Una analisi della situazione sulla partecipazione a Torino: l’inibizione dei processi di partecipazione da parte delle Istituzioni tramite l’occupazione degli spazi di potenziale partecipazione con processi di pseudo-partecipazione che impediscono la possibilità di sviluppare reali condizioni di partecipazione.

Il problema della Partecipazione negli ultimi (da quando si è ricominciato parlare di Partecipazione democratica come alternativa alla gestione fallimentare della PA da parte dei Partiti) non è tanto nell’assenza della partecipazione in sé (di fatto non esistono strumenti di reale partecipazione in nessuna realtà locale in Italia), ma nella appropriazione degli spazi di potenziale partecipazione con forme pesudo-partecipazione che sono in realtà finalizzate a mantenere l’attuale sistema della Politica dei partiti (politica in favore dei partiti, e non della cittadinanza).

Ovvero il “sistema politico” tradizionale approfitta di una totale mancanza di una cultura della partecipazione: i cittadini non sanno affatto cosa si intenda per Partecipazione democratica, nè sanno quali sarebbero per loro i vantaggi di una reale partecipazione.

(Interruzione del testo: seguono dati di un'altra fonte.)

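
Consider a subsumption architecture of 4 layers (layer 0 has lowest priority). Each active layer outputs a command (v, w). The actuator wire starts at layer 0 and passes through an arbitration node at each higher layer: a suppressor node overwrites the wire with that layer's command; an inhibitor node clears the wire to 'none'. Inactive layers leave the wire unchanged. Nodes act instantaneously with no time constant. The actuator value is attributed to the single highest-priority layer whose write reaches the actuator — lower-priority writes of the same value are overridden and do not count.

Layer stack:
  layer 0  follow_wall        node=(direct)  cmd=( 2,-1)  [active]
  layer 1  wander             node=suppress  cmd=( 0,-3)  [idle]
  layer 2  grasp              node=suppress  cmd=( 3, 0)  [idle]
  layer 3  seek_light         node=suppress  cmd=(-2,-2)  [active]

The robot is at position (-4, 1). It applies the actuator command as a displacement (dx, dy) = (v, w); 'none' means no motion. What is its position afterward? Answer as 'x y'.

-6 -1

layer 0 (follow_wall) active — direct: (2, -1)
layer 1 (wander) idle — unchanged: (2, -1)
layer 2 (grasp) idle — unchanged: (2, -1)
layer 3 (seek_light) active — suppresses: (-2, -2)
→ actuator (-2, -2)
position: (-4, 1) + (-2, -2) = (-6, -1)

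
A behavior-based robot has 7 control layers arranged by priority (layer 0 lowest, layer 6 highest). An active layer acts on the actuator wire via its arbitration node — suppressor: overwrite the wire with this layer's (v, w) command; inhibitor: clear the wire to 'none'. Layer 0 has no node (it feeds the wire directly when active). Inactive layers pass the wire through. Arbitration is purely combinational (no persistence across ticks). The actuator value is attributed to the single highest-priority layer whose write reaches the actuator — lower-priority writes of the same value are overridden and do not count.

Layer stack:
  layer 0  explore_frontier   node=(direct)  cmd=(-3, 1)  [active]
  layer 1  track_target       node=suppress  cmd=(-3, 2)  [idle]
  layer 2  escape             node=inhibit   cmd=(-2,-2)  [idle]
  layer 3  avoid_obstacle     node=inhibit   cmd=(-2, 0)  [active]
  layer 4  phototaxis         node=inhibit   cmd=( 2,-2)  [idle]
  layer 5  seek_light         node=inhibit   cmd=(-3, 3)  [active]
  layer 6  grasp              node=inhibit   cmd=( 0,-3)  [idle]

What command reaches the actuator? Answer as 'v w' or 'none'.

none

[0] explore_frontier on; wire := (-3, 1)
[1] track_target off; pass (-3, 1)
[2] escape off; pass (-3, 1)
[3] avoid_obstacle on (inhibit); wire := none
[4] phototaxis off; pass none
[5] seek_light on (inhibit); wire := none
[6] grasp off; pass none
output none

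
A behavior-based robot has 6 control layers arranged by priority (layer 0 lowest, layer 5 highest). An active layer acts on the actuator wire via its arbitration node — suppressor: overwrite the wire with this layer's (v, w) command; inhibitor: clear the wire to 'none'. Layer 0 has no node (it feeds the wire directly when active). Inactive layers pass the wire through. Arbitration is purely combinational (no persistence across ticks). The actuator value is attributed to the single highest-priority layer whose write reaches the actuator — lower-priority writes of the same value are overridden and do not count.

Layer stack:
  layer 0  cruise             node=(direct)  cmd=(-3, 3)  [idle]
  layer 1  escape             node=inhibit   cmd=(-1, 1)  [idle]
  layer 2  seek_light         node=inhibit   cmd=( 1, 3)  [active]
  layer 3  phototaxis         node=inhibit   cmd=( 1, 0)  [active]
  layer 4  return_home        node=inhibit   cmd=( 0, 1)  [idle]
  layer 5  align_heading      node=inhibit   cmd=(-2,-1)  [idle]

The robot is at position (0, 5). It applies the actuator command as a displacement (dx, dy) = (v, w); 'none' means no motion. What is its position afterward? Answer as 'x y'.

0 5

L0 cruise: idle → wire = none
L1 escape: idle → wire stays none
L2 seek_light: active, inhibitor → wire = none
L3 phototaxis: active, inhibitor → wire = none
L4 return_home: idle → wire stays none
L5 align_heading: idle → wire stays none
actuator = none
position: (0, 5) + none = (0, 5)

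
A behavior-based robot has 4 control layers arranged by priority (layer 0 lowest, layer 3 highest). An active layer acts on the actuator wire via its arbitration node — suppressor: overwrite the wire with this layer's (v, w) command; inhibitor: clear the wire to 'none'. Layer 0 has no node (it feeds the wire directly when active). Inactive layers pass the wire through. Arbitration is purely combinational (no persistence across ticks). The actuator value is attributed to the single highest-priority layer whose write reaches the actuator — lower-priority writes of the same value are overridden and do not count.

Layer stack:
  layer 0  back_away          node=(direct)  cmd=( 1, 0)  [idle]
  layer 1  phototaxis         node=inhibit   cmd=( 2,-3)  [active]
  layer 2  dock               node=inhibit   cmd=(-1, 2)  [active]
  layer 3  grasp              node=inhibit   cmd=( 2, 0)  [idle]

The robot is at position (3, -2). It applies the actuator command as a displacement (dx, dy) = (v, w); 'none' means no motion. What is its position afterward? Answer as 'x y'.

L0 back_away: idle → wire = none
L1 phototaxis: active, inhibitor → wire = none
L2 dock: active, inhibitor → wire = none
L3 grasp: idle → wire stays none
actuator = none
position: (3, -2) + none = (3, -2)

3 -2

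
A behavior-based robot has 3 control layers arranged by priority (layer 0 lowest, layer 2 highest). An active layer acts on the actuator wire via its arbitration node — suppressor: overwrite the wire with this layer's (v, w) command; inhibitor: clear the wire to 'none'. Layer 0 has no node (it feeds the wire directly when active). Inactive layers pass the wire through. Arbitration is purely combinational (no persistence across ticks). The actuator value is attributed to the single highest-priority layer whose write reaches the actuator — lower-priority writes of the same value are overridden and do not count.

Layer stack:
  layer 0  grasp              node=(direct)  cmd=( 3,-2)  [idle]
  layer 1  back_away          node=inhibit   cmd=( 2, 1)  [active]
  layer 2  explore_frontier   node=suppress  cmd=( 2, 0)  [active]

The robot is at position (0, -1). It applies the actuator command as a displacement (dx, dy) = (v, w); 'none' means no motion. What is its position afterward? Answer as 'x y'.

2 -1

[0] grasp off; wire := none
[1] back_away on (inhibit); wire := none
[2] explore_frontier on (suppress); wire := (2, 0)
output (2, 0)
position: (0, -1) + (2, 0) = (2, -1)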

In questa situazione le Istituzioni governative fanno passare per sistemi di partecipazione – con un atteggiamento demagogico che fa credere agli elettori di poter che essi possano essere agenti di cambiamento – strumenti che in realtà non fanno, appunto, che rafforzare le metodologie tradizionali delle Politica dei Partiti.

Il problema è che la cultura della partecipazione può essere solo sviluppata “nel fare”: solo praticando la partecipazione le persone si possono fare una idea di cosa essa sia, e di quali siano i vantaggi che essa è in grado di apportare.

Di fatto vengono quindi

occupati spazi di potenziale partecipazione affinché non vi sia più spazio per sviluppare una reale Partecipazione.

(nel Gattopardo ciò è detto fare qualcosa per non fare nulla).

In questo modo i finanziamenti e le attenzioni progettuali vengono in questo modo dirottati su tale falsa linea di pseudo-partecipazione, in modo che non rimanga spazio per chi sente la necessità di iniziare a sviluppare iniziative di reale partecipazione: che si sente quindi dire, quando si propongono nuovi strumenti di partecipazione, che il sistema di partecipazione “c’è già”; e se si parla di modifiche al pseudo-sistema attuale ci si sente dire “non si può fare” (vengono spesso addotte giustificazioni di tipo tecnologico o legale, che se analizzate con attenzione risutano essere infondate).

I problemi prodotti da questa situazione risiedono sia nelle funzionalità degli strumenti; sia nei processi di partecipazione (delle regole che definiscono tali processi).

In tale condizione il sistema di governance è di fatto blindato nei confronti di qualsiasi tentativo di miglioramento in direzione della partecipazione. Ovvero nel sistema attuale:

1) qualsiasi azione di partecipazione (qualsiasi iniziativa proposta dal basso) viene filtrata in nome della necessità di dover valutare, attraverso l’intervento di “esperti, la fattibilità dell’azione (si tratta di persone che vengono definite come esperti super partes, che in realtà interpretano la volontà Partiti politici al governo della città)

2) non rimane più spazio per chi volgia approntare nuovi processi (e strumenti) di reale partecipazione.

Il caso di Torino

Un esempio questa occupazione degli spazi di partecipazione con processi di pseudo-partecipazione è quello della piattaforma di “partecipazione” annunciata dal comune di Torino, nella quale vi sono più livelli di neutralizzazione di azioni di reale partecipazione (a sentire la descrizione ufficiale). In tale piattaforma infatti:

1) non sono previsti strumenti di partecipazione orizzontale (che mettano i cittadini nella condizione di poter organizzare le proprie idee, dibatterle ed organizzarle in gruppi di lavoro per sviluppare prime bozze di progetti <vedi: http://www.lucabottazzi.com/lib/writings/2017/11/16/strategie-di-partecipazione/>)

In assenza di tali strumenti (sostanzialmente di Progettazione partecipata) si crea una impossibilità reale di partecipazione (di sviluppo di idee); ossia solo i cittadini “politicizzati” (quelli in qualche modo in relazione con i Partiti) pubblicheranno idee sulla piattaforma.

2) la necessità di trovare 5.000 adesioni ad una mozione rende estremamente difficile, per cittadini che vogliano attivare una iniziativa locale sul territorio, accedere al sistema.

Si tenga conto che le iniziative dei cittadini, per lo meno in una fase iniziale, non possono essere che locali (come la sistemazione di un giardino). Ed iniziative di tale genere non coinvolgono più di qualche centinaio di persone.

Solo in una fase di maggior “maturità” del sistema si può pensare ad una governance più generale.

3) il fatto che qualche team di esperti indicate dalle Istituzioni giudichi se la proposta dei cittadini è fattibile, pone poi un ostacolo determinante allo sviluppo di idee dei cittadini, poiché tale team nominato dal Comune esprime, ovviamente, un parere politico. Ritorniamo cioè alla discrezionalità delle scelte degli interventi sul territorio da parte Partiti: è molto difficile immaginare che una proposta dei cittadini che pur essendo in contrasto con la visione “politica” delle istituzioni, possa passare questo esame.

Si potrebbe forse comprendere, in questa fase, un tipo di “esame partecipato” dalla cittadinanza della proposta: ad esempio con un micro-referendum della cittadinanza (vedi in altri documenti come “light voting” possa essere sviluppato in modi estremamente economici, ad esempio utilizzando le macchinette delle ricevitorie).